Software Testing in the Multicore Cloud Computing Era With Replay Solutions
Posted by Bob Warfield on February 11, 2008
I had the opportunity to visit Jonathan Lindo, CEO and co-founder of Replay Solutions last week and I came away impressed. This Hummer Winblad and Partech backed startup has some fascinating new technology to help with software testing and debugging. I like to think of their software as a time machine for complex software. With it, you can go back and recreate the circumstances that led to a bug, and thereby figure out what has happened. Their software works by turning your J2EE application into a black box, and monitoring everything that comes and goes into or out of the box. Using their proprietary algorithms, the data required to do this is actually kept very small. So small, that the company got its start helping game companies to monitor their software using the same technology. They’re still doing a business in that market, and you can imagine the software has to be pretty unintrusive if its not going to interfere with a game. And so it is.
It works this magic by tapping into and instrumenting the Java code. This sounds a lot like what my old alma mater Pure Software did with their memory leak detection. What’s nice about it is that no access to source code is required. In the demo, Jonathan fired up an app server (they support Tomcat and JBoss, and soon WebLogic), lit up their instrumentation module, and from that point on just used the software being tested normally. Of course in the demo, using the software “normally” eventually led to a crash. It was the classic ugly Java stack dump that tells you very little about what actually happened–just the thing to annoy both the user and the developers.
Replay Solutions to the rescue. Jonathan likes to think of it as “Tivo for Software.” Looking at the screen one sees a screenshot of every HTML rendering to the screen. This makes it easy to tell where in the recorded dump you are and what the user was doing at the time. The developer can set breakpoints in their code and then use ReplayDIRECTOR (that’s what the software is called) to bring the program up to the point of failure. This can be done over and over until the programmer has figured out what went wrong.
Sounds cool, but why is this software an essential tool for the Multicore Cloud Computing Era? Think about it. In the old days, reproducing bugs was hard enough. It could take days to find the exact set of steps needed to make a bug reproducible. And until the bug is reproducible, it’s nearly impossible to fix. Now fast forward to the Multicore Cloud Computing Era. You’ve got hundreds or even thousands of simultaneous users running against a hundred or more CPU’s. There are many many processes running. Developers recognize this as a nightmare situation, because it becomes impossible to reproduce bugs in such a world. How would you ever get all of those users to do exactly the same thing twice? Add to that all the other crazy timing-related issues and it’s darned near impossible to track down many kinds of bugs on such software.

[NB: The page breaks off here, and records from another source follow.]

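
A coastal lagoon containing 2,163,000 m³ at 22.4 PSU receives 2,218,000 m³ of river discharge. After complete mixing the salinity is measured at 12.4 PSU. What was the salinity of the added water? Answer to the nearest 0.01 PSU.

2.65 PSU

Salt balance: 2,163,000×22.4 + 2,218,000×S = 4,381,000×12.4
48,451,200 + 2,218,000·S = 54,324,400
S = (54,324,400 − 48,451,200) / 2,218,000 = 2.648 PSU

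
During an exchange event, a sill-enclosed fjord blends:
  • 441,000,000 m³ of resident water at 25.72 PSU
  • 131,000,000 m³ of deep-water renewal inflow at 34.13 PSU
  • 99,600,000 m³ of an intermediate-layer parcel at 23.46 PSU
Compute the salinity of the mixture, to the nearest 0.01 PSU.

By conservation of dissolved salt,
salt = 441,000,000×25.72 + 131,000,000×34.13 + 99,600,000×23.46 = 11,342,520,000 + 4,471,030,000 + 2,336,616,000 = 18,150,166,000
volume = 441,000,000 + 131,000,000 + 99,600,000 = 671,600,000 m³
S = 18,150,166,000 / 671,600,000 = 27.0253 PSU

27.03 PSU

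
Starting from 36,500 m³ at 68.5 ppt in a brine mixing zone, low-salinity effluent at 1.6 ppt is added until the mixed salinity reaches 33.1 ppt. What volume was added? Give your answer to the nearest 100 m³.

Salt balance: 36,500×68.5 + V×1.6 = (36,500+V)×33.1
2,500,250 + 1.6V = 1,208,150 + 33.1V
1,292,100 = 31.5V
V = 41,019.05 m³

41000 m³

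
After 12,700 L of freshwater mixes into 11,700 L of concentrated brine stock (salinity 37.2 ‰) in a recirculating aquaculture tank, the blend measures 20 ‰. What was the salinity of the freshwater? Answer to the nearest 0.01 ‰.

4.15 ‰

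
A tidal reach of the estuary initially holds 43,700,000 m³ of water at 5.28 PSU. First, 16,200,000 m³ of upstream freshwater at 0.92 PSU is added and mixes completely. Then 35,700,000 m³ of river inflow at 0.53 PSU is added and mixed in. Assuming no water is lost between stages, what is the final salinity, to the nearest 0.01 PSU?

2.77 PSU

Conserving salt mass:
Initial salt = 43,700,000×5.28 = 230,736,000
After stage 1: salt = 230,736,000 + 16,200,000×0.92 = 245,640,000; volume = 59,900,000 m³; S = 4.101 PSU
After stage 2: salt = 245,640,000 + 35,700,000×0.53 = 264,561,000; volume = 95,600,000 m³
S = 264,561,000 / 95,600,000 = 2.7674 PSU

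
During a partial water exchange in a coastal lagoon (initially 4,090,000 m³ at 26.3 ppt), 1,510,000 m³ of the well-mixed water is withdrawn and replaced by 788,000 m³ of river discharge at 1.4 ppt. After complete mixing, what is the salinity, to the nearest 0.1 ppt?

20.5 ppt

Remaining after removal: 2,580,000 m³ at 26.3 ppt (salt = 67,854,000)
After addition: salt = 67,854,000 + 788,000×1.4 = 68,957,200; volume = 3,368,000 m³
S = 68,957,200 / 3,368,000 = 20.4742 ppt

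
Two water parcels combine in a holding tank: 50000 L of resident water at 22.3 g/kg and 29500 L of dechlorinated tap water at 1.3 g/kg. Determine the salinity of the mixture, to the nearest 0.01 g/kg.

Conserving salt mass:
salt = 50,000×22.3 + 29,500×1.3 = 1,115,000 + 38,350 = 1,153,350
volume = 50,000 + 29,500 = 79,500 L
S = 1,153,350 / 79,500 = 14.5075 g/kg

14.51 g/kg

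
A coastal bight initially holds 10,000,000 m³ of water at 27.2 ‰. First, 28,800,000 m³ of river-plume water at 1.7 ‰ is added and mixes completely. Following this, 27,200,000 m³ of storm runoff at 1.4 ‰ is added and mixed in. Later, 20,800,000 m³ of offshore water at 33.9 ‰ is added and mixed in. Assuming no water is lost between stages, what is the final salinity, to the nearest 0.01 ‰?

12.26 ‰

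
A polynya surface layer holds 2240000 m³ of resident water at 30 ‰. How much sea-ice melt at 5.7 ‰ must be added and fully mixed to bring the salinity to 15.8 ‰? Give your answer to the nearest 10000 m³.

3150000 m³

Salt balance: 2,240,000×30 + V×5.7 = (2,240,000+V)×15.8
67,200,000 + 5.7V = 35,392,000 + 15.8V
31,808,000 = 10.1V
V = 3,149,306.93 m³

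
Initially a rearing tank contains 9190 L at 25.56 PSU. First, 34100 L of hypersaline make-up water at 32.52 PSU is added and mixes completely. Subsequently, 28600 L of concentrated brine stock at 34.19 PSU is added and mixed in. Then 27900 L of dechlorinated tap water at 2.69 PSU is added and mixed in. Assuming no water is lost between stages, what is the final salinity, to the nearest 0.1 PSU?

24.0 PSU

Mass of salt is conserved:
Initial salt = 9,190×25.56 = 234,896.4
After stage 1: salt = 234,896.4 + 34,100×32.52 = 1,343,828.4; volume = 43,290 L; S = 31.042 PSU
After stage 2: salt = 1,343,828.4 + 28,600×34.19 = 2,321,662.4; volume = 71,890 L; S = 32.295 PSU
After stage 3: salt = 2,321,662.4 + 27,900×2.69 = 2,396,713.4; volume = 99,790 L
S = 2,396,713.4 / 99,790 = 24.0176 PSU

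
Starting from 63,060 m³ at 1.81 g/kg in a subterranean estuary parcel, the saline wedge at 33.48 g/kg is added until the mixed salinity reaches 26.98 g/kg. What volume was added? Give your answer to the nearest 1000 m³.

244000 m³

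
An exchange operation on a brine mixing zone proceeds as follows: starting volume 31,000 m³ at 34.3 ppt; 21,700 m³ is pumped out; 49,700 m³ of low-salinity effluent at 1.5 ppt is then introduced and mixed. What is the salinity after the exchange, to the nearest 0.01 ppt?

6.67 ppt

Remaining after removal: 9,300 m³ at 34.3 ppt (salt = 318,990)
After addition: salt = 318,990 + 49,700×1.5 = 393,540; volume = 59,000 m³
S = 393,540 / 59,000 = 6.6702 ppt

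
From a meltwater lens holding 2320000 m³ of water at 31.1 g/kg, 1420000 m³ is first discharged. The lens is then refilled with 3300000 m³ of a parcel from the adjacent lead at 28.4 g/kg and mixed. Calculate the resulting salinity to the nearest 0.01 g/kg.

28.98 g/kg

Remaining after removal: 900,000 m³ at 31.1 g/kg (salt = 27,990,000)
After addition: salt = 27,990,000 + 3,300,000×28.4 = 121,710,000; volume = 4,200,000 m³
S = 121,710,000 / 4,200,000 = 28.9786 g/kg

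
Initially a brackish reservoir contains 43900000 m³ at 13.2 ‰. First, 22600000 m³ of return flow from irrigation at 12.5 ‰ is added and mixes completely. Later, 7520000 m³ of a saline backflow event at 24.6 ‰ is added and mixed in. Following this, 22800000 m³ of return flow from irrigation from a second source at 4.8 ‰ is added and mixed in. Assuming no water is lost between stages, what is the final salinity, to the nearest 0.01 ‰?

Conserving salt mass:
Initial salt = 43,900,000×13.2 = 579,480,000
After stage 1: salt = 579,480,000 + 22,600,000×12.5 = 861,980,000; volume = 66,500,000 m³; S = 12.962 ‰
After stage 2: salt = 861,980,000 + 7,520,000×24.6 = 1,046,972,000; volume = 74,020,000 m³; S = 14.144 ‰
After stage 3: salt = 1,046,972,000 + 22,800,000×4.8 = 1,156,412,000; volume = 96,820,000 m³
S = 1,156,412,000 / 96,820,000 = 11.9439 ‰

11.94 ‰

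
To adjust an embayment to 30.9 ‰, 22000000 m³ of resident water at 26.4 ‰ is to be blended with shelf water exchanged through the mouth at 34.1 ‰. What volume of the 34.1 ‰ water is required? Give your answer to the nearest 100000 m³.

Salt balance: 22,000,000×26.4 + V×34.1 = (22,000,000+V)×30.9
580,800,000 + 34.1V = 679,800,000 + 30.9V
99,000,000 = 3.2V
V = 30,937,500 m³

30900000 m³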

I talked over with Jonathan what I thought was a really cool scenario. Would it be possible to set up ReplayDIRECTOR to continuously monitor a big SaaS or Web 2.0 system? The answer, surprisingly, is that it is completely possible. Suddenly, we can make these kinds of bugs reproducible. But it gets even better. ReplayDIRECTOR will reproduce the problem on far less hardware than the original system. That’s another big issue to be faced with such systems–the cost of providing a duplicate environment for testing. With Replay, the “black box” can be just the J2EE server. All of the other pieces are simulated.
If I were currently involved with a J2EE-architecture piece of Enterprise Software, I would definitely be trying to get into Replay’s Beta Testing program.